$65,000 in audio-video upgrades being introduced this week

Special to the VOICE

Pelham’s council chambers are getting a much-needed audio-video upgrade. According to Town Communications and Public Relations Specialist Marc MacDonald, the first phase of the room’s video upgrades were to be in effect for Monday night’s council meeting. This includes multiple cameras that can pivot to all speakers in the chamber, automatically direct by individual speakers as they press their microphones.

“Additional cameras will be installed to capture the entire council area,” MacDonald said.“These cameras will live-switch to the active speaker when a microphone button is pressed…[with a] fixed camera to be installed and focused on the centre podium speaker.”

The chamber’s previous video capability was limited to just one camera, which cut off either end of the dais where the Mayor and councilors sit during meetings. This meant that viewers usually couldn’t see either Ward 1 councillors Marianne Stewart or Mike Ciolfi, currently occupying these seats.

In another forward move into 2020s technology, the cameras will record in HD, and the overall upgrades will include two new LED screens on the wall to optimize viewing presentations and slide shows— both activated wirelessly.

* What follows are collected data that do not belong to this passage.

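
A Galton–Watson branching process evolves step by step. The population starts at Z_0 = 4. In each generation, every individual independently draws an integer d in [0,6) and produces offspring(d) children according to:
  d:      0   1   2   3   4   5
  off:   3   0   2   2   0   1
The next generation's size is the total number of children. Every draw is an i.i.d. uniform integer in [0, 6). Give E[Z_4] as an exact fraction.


1024/81

Outcome values over d=0..5: [3, 0, 2, 2, 0, 1]
Σy = 8, Σy² = 18, M = 6
μ = 8/6 = 4/3,  σ² = 18/6 − (4/3)² = 11/9
E[Z_0] = 4
E[Z_1] = 4/3·E[Z_0] = 16/3
E[Z_2] = 4/3·E[Z_1] = 64/9
E[Z_3] = 4/3·E[Z_2] = 256/27
E[Z_4] = 4/3·E[Z_3] = 1024/81


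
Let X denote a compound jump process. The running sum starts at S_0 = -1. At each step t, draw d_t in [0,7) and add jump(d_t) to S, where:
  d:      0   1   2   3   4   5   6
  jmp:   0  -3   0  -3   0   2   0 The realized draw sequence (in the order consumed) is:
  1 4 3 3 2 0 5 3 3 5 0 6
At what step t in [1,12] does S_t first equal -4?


1

t=0: S=-1, d=1, jump=-3, S_1=-4
t=1: S=-4, d=4, jump=0, S_2=-4
t=2: S=-4, d=3, jump=-3, S_3=-7
t=3: S=-7, d=3, jump=-3, S_4=-10
t=4: S=-10, d=2, jump=0, S_5=-10
t=5: S=-10, d=0, jump=0, S_6=-10
t=6: S=-10, d=5, jump=2, S_7=-8
t=7: S=-8, d=3, jump=-3, S_8=-11
t=8: S=-11, d=3, jump=-3, S_9=-14
t=9: S=-14, d=5, jump=2, S_10=-12
t=10: S=-12, d=0, jump=0, S_11=-12
t=11: S=-12, d=6, jump=0, S_12=-12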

Phase Two of the project involves live-streaming capabilities for all meetings. This means, like the Town’s recent public meetings on cannabis control, all council and committee gatherings will be able to be broadcast live on social media platforms.

“We are going to be testing the live stream in the month of January,” MacDonald said. “Once the system is reliable, we can then create the necessary links into our Facebook or YouTube feeds.”

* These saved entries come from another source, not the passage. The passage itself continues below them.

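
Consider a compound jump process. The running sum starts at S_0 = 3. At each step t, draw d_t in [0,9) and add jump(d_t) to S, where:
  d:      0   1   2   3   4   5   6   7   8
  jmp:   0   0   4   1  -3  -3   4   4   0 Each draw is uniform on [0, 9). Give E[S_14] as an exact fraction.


125/9

Outcome values over d=0..8: [0, 0, 4, 1, -3, -3, 4, 4, 0]
Σy = 7, Σy² = 67, M = 9
μ = 7/9 = 7/9,  σ² = 67/9 − (7/9)² = 554/81
E[S_14] = 3 + 14·(7/9) = 125/9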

MacDonald told the Voice that the upgrades will cost $65,000, although many would agree the changes are a net positive in terms of transparency. When the previous video recording system failed at the November 18 meeting, MacDonald apologized for the inconvenience.

“Recording council and committee meetings is done as a courtesy to our residents to make the meetings accessible,” he said at the time. “This is not a requirement under the Municipal Act, though we strive to provide as much information above and beyond as possible.”